- Coat of arms
- Location of Friedrichsbrunn
- Friedrichsbrunn Friedrichsbrunn
- Coordinates: 51°41′23″N 11°2′18″E﻿ / ﻿51.68972°N 11.03833°E
- Country: Germany
- State: Saxony-Anhalt
- District: Harz
- Town: Thale

Area
- • Total: 18.34 km^{2} (7.08 sq mi)
- Elevation: 533 m (1,749 ft)

Population (2006-12-31)
- • Total: 1,038
- • Density: 56.60/km^{2} (146.6/sq mi)
- Time zone: UTC+01:00 (CET)
- • Summer (DST): UTC+02:00 (CEST)
- Postal codes: 06507
- Dialling codes: 039487
- Vehicle registration: HZ
- Website: www.friedrichsbrunn.de

= Friedrichsbrunn =

Friedrichsbrunn (/de/) is a village and a former municipality in the district of Harz, in Saxony-Anhalt, Germany. Since 23 November 2009, it is part of the town Thale.

==History==

At the location of Friedrichsbrunn there has been a well and a resting place along the road between Quedlinburg and Nordhausen since the 11th century. In 1680, a Prussian border watch station was built at the well, which was known as the Ungetreuer Brunnen (Unfaithful Well). Between 1773 and 1775, King Friedrich the Great settled the area with 50 families and the place took the name Friedrichsbrunn.

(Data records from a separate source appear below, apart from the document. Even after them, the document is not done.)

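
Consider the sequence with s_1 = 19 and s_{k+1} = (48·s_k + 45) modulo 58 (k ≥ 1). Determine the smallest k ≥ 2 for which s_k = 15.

22

Listing terms: s_1 = 19; s_2 = 29; s_3 = 45; s_4 = 1; s_5 = 35; s_6 = 43; s_7 = 21; s_8 = 9; s_9 = 13; s_{10} = 31; s_{11} = 25; s_{12} = 27; s_{13} = 7; s_{14} = 33; s_{15} = 5; s_{16} = 53; s_{17} = 37; s_{18} = 23; s_{19} = 47; s_{20} = 39; s_{21} = 3; s_{22} = 15; s_{23} = 11; s_{24} = 51; s_{25} = 57; s_{26} = 55; s_{27} = 17; s_{28} = 49; s_{29} = 19.
Since s_{29} = s_1 = 19, the sequence is periodic with period 28.
The value 15 first appears (with k ≥ 2) at s_{22}.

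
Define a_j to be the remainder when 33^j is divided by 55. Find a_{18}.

44

We have a_1 = 33; a_2 = 44; a_3 = 22; a_4 = 11; a_5 = 33.
The sequence repeats with period 4.
(18 - 1) mod 4 = 1, so a_{18} = a_2 = 44.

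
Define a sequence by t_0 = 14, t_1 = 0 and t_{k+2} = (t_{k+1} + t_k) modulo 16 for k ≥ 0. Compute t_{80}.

6

Computing terms: t_0 = 14; t_1 = 0; t_2 = 14; t_3 = 14; t_4 = 12; t_5 = 10; t_6 = 6; t_7 = 0; t_8 = 6; t_9 = 6; t_{10} = 12; t_{11} = 2; t_{12} = 14; t_{13} = 0.
The sequence repeats with period 12.
So t_{80} = t_{0 + ((80-0) mod 12)} = t_8 = 6.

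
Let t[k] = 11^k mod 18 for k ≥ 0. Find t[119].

Computing terms: t[0] = 1; t[1] = 11; t[2] = 13; t[3] = 17; t[4] = 7; t[5] = 5; t[6] = 1.
Since t[6] = t[0] = 1, the sequence is periodic with period 6.
(119 - 0) mod 6 = 5, so t[119] = t[5] = 5.

5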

The first tourists spent their summer here in 1884. Before World War I, two sanitoriums, three larger hotels, and numerous bed and breakfasts were built in Friedrichsbrunn and it became known as a health resort. During the world wars, these facilities were used as military hospitals.

In 1949, Friedrichsbrunn was recognized as a health and winter sports resort. Up to 1990, as many as 20,000 vacationers and patients came here each year. After the fall of the Berlin Wall, mass tourism declined.